Self-Illumination or Glow only defines parts of the object that emits light; that glow in the dark (Fig.03). Thus, transparency, embossing and brightness are material characteristics conferred by the respective use of the following maps: Alpha, Normals and Self-Illumination.
But what about all the other aspects? Those that really define the nature of a material. Is it light or dark? Smooth or rough? Clean or dirty? Reflective or matte? It is made of metal, clay, wood or plastic? Is it wet or dry? Rusty? Stained? Scratched? Old and worn, or brand new? All these variables, and many more, are controlled by two maps: Diffuse and Specular (well, maybe three maps, since there's still the Specular Power. But because this one only affects the specularity, I'll consider it as part of the Specular slot).
But what are they? Everyone who works with 3D has at least a basic understanding that Diffuse is the color of an object and Specular is the light reflected on its surface... the highlights. But this definition is somewhat simplistic. We must remember that everything we see around us in the world is only visible because they are reflecting light. In essence, everything we see, if it doesn't emit light, reflects light (Fig.04).

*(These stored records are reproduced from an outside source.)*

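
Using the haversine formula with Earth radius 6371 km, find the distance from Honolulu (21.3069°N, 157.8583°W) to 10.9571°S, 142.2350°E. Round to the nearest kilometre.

Δλ = 142.2350 − -157.8583 = 300.0933°; wrapped into (−180°, 180°]: -59.9067°.
Δφ = -10.9571 − 21.3069 = -32.2640°.
a = sin²(Δφ/2) + cos φ₁ · cos φ₂ · sin²(Δλ/2) = 0.305222.
c = 2·atan2(√a, √(1−a)) = 1.17065 rad → d = 6371·c ≈ 7458.20 km.

7458 km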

As in this example, the light-bulb will emit light in all directions and some of these rays will hit the teapot. The teapot will absorb part of the rays, in this case mostly the blues and greens, and bounce off the reds. Some of these bounced rays will pass through our pupils hitting our retinas, and this information will be sent to our brain so we can finally "see" the teapot.
The thing is, there are two ways this reflection may happen:
Diffuse reflection is a type of reflection where the light is reflected from the surface at multiple different angles (Fig.05).